Many citizens, well versed in the national art of dietrologia (the conviction that there is something hidden behind the events), believe that Berlusconi pushed the decree through to create the possibility that the elections could be nullified in the case he loses by a landslide. It appears more likely that Berlusconi reverts habitually to the inflammatory mode when in a difficult situation. According to Bruno Vespa, a TV reporter close to Berlusconi, he had menaced the President of the Republic Napolitano last Thursday in what Vespa characterizes as tantamount to the assassination of the Archduke at Sarajevo. Napolitano duly signed the decree. His actions and justifications have sharply polarized opinion. His reasons appear arbitrary, since the decree applies to but one party as if all the other parties excluded over the years were in the B series. Perhaps it would have been better had he not sought to justify himself. His remark today that a respectable democracy does not need courageous acts is unfortunate.
The corruption scandals continue to take their toll on Berlusconi's popularity. His closest advisors are under investigation and daily revelations of their conversations depict a sordid gelatinous clique of thieves, as they jokingly define themselves. A single exchange was enough to throw off Berlusconi's ill-conceived plans to put Civil Protection above and beyond accountability: As the earthquake hit Aquila, the clique was laughing with joy at how much they would cash in on the upcoming reconstruction racket. Bertolaso was calling numbers within hours. Berlusconi hasn't dared to return to his week-end jaunts in Aquila since. For the past four weeks, the citizens of Aquila have broken through police barriers with wheel barrels to cart away the rubble left a year in the centre of the city. Berlusconi's exalted idea was to build 19 satellite towns outside the city and flooded the news with his Truman Show crackerjack houses replete with megaplasma screens. The people of Aquila want their city back.

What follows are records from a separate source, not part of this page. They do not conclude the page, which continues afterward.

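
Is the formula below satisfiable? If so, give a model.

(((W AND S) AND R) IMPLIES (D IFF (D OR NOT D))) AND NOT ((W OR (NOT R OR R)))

The conjunct NOT ((W OR (NOT R OR R))) is unsatisfiable on its own:
  W=F, R=F: evaluates to False.
  W=F, R=T: evaluates to False.
  W=T, R=F: evaluates to False.
  W=T, R=T: evaluates to False.
So the whole conjunction is unsatisfiable.

The formula is unsatisfiable.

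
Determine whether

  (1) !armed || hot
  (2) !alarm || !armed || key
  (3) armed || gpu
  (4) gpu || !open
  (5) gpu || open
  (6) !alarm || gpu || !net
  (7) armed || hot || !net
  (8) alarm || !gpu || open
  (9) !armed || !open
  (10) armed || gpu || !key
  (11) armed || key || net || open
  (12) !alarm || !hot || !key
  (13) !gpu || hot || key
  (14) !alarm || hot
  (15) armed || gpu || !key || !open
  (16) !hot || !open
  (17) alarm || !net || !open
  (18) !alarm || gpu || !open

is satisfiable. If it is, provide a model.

gpu = True, open = True, hot = False, armed = False, net = False, alarm = False, key = True

Try gpu = False:
  (armed || gpu) forces armed = True.
  (!armed || hot) forces hot = True.
  (gpu || !open) forces open = False.
  clause (gpu || open) is falsified — backtrack.
So gpu = True.
Set open = True.
  then (!armed || !open) forces armed = False.
  then (!hot || !open) forces hot = False.
  then (armed || hot || !net) forces net = False.
  then (!gpu || hot || key) forces key = True.
  then (!alarm || hot) forces alarm = False.
All clauses satisfied.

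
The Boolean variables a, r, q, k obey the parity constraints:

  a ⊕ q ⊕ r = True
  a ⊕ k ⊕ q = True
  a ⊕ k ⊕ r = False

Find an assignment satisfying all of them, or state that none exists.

a=F, r=F, q=T, k=F

a ⊕ q ⊕ r = F ⊕ T ⊕ F = True ✓
a ⊕ k ⊕ q = F ⊕ F ⊕ T = True ✓
a ⊕ k ⊕ r = F ⊕ F ⊕ F = False ✓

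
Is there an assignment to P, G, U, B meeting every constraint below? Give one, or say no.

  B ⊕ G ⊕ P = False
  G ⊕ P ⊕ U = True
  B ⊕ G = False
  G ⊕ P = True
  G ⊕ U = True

P=F, G=T, U=F, B=T

B ⊕ G ⊕ P = T ⊕ T ⊕ F = False ✓
G ⊕ P ⊕ U = T ⊕ F ⊕ F = True ✓
B ⊕ G = T ⊕ T = False ✓
G ⊕ P = T ⊕ F = True ✓
G ⊕ U = T ⊕ F = True ✓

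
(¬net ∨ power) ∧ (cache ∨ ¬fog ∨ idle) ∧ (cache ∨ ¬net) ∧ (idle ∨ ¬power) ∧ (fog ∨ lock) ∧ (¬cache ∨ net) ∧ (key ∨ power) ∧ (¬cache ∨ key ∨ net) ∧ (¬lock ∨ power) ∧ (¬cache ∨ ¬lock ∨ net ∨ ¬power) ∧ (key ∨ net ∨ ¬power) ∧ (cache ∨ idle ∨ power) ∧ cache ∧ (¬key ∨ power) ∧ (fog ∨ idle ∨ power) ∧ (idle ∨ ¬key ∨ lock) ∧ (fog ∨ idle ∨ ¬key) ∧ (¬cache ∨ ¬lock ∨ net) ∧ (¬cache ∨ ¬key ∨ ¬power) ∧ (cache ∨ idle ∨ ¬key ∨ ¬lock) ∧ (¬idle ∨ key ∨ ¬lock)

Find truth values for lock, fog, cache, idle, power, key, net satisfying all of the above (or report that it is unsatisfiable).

Unit clause (cache) forces cache = True.
In (¬cache ∨ net) only net is left, so net = True.
In (¬net ∨ power) only power is left, so power = True.
In (idle ∨ ¬power) only idle is left, so idle = True.
In (¬cache ∨ ¬key ∨ ¬power) only ¬key is left, so key = False.
In (¬idle ∨ key ∨ ¬lock) only ¬lock is left, so lock = False.
In (fog ∨ lock) only fog is left, so fog = True.
All clauses satisfied.

lock=F, fog=T, cache=T, idle=T, power=T, key=F, net=T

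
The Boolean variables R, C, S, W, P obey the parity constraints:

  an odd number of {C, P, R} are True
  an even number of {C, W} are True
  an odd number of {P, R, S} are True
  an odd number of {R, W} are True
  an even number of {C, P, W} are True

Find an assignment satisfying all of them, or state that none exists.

R=F, C=T, S=T, W=T, P=F

{C, P, R}: 1 true → odd ✓
{C, W}: 2 true → even ✓
{P, R, S}: 1 true → odd ✓
{R, W}: 1 true → odd ✓
{C, P, W}: 2 true → even ✓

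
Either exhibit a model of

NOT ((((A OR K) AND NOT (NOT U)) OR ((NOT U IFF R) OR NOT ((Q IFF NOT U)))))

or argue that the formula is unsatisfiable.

R = False; U = False; K = False; A = True; Q = True

  NOT ((((A OR K) AND NOT (NOT U)) OR ((NOT U IFF R) OR NOT ((Q IFF NOT U))))) = True
    ((A OR K) AND NOT (NOT U)) OR ((NOT U IFF R) OR NOT ((Q IFF NOT U))) = False
      (A OR K) AND NOT (NOT U) = False
        A OR K = True
        NOT (NOT U) = False
          NOT U = True
      (NOT U IFF R) OR NOT ((Q IFF NOT U)) = False
        NOT U IFF R = False
          NOT U = True
        NOT ((Q IFF NOT U)) = False
          Q IFF NOT U = True
            NOT U = True
The formula evaluates to True.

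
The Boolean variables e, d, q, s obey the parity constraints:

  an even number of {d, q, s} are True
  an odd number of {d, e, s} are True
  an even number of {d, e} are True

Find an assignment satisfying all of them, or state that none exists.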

The local RAI station has protested against the false coverage in the national news. Their reportage is systematically trashed wherever it contradicts the Berlusconi fairy tale. Although Berlusconi has abolished in depth news programs until after the elections, people are getting the story. Certainly Berlusconi continues to be inventive. On Sunday he interrupted one of the country's most popular sports programs to broadcast a political speech. A captured audience with other matters on their minds- delaying a report on Palermo's victory may not have pleased spectators.